The Federal Reserve (Fed) lowered the Fed Funds target rate by an additional 25 basis points to a range of 1.5% -1.75% on October 30th, its third cut since July. Many expect this to be the last rate cut of the year as Powell explained that the Fed “sees the current stance of monetary policy as likely to remain appropriate.” Growing evidence suggests that both the U.S. and global economies may be heading towards a soft landing limiting the need for additional stimulus. The Fed also outlined and implemented its plans to provide additional stability to overnight lending markets, which have experienced volatility over the last couple months, pushing rates above the Fed’s targets. The issue was technical (rather than fundamental) and we believe that the Fed’s interventions are sufficient to keep capital markets flowing.
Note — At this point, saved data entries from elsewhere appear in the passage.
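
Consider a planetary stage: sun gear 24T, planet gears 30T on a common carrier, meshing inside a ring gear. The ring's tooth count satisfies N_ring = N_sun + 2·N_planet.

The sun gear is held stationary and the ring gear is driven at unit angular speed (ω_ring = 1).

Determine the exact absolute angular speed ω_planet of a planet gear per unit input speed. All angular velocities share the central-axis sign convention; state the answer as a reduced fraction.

N_ring = 24 + 2·30 = 84
24(ω_s−ω_c) = −84(ω_r−ω_c),  ω_s=0, ω_r=1
24(0−ω_c) = −84(1−ω_c)  ⇒  108ω_c = 84  ⇒  ω_c = 7/9
sun–planet: 24·(0−7/9) = −30·(ω_p−ω_c)  ⇒  ω_p−ω_c = −(24/30)·(-7/9) = 28/45
ω_p = 7/9 + 28/45 = 7/5

7/5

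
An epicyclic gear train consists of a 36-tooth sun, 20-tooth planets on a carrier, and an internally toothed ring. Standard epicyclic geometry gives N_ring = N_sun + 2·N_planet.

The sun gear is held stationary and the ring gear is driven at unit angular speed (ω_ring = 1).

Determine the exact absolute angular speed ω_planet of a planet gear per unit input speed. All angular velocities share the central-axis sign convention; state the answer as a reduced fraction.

N_ring = 36 + 2·20 = 76
36(ω_s−ω_c) = −76(ω_r−ω_c),  ω_s=0, ω_r=1
36(0−ω_c) = −76(1−ω_c)  ⇒  112ω_c = 76  ⇒  ω_c = 19/28
sun–planet: 36·(0−19/28) = −20·(ω_p−ω_c)  ⇒  ω_p−ω_c = −(36/20)·(-19/28) = 171/140
ω_p = 19/28 + 171/140 = 19/10

19/10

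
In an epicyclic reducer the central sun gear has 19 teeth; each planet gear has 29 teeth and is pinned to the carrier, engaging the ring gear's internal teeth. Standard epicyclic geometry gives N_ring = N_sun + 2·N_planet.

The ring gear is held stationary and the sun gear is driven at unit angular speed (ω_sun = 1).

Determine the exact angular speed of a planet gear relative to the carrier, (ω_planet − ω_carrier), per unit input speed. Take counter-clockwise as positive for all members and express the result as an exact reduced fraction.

N_ring = 19 + 2·29 = 77
19(ω_s−ω_c) = −77(ω_r−ω_c),  ω_r=0, ω_s=1
19(1−ω_c) = −77(0−ω_c)  ⇒  96ω_c = 19  ⇒  ω_c = 19/96
sun–planet: 19·(1−19/96) = −29·(ω_p−ω_c)  ⇒  ω_p−ω_c = −(19/29)·(77/96) = -1463/2784

-1463/2784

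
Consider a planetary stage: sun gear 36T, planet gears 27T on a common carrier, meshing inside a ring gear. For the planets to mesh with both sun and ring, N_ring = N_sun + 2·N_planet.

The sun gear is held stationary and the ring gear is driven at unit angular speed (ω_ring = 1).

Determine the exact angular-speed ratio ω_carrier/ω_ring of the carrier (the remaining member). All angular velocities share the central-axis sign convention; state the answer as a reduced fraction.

N_ring = 36 + 2·27 = 90
36(ω_s−ω_c) = −90(ω_r−ω_c),  ω_s=0, ω_r=1
36(0−ω_c) = −90(1−ω_c)  ⇒  126ω_c = 90  ⇒  ω_c = 5/7
ω_c/ω_r = 5/7

5/7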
It is tempting to overlook concerns from the previous two months after markets posted solid returns in October, not unlike the way a Dolphins fan might get overly excited.  Indeed, the bullish observer finds support in a 10-year market run that has generally shown little reason for worry and substantial increases in indexes. While there are hopes of a soft landing in the global economy and a potential easing of geopolitical tensions, we are not yet ready to call the end of volatility and continue to take a cautiously optimistic approach.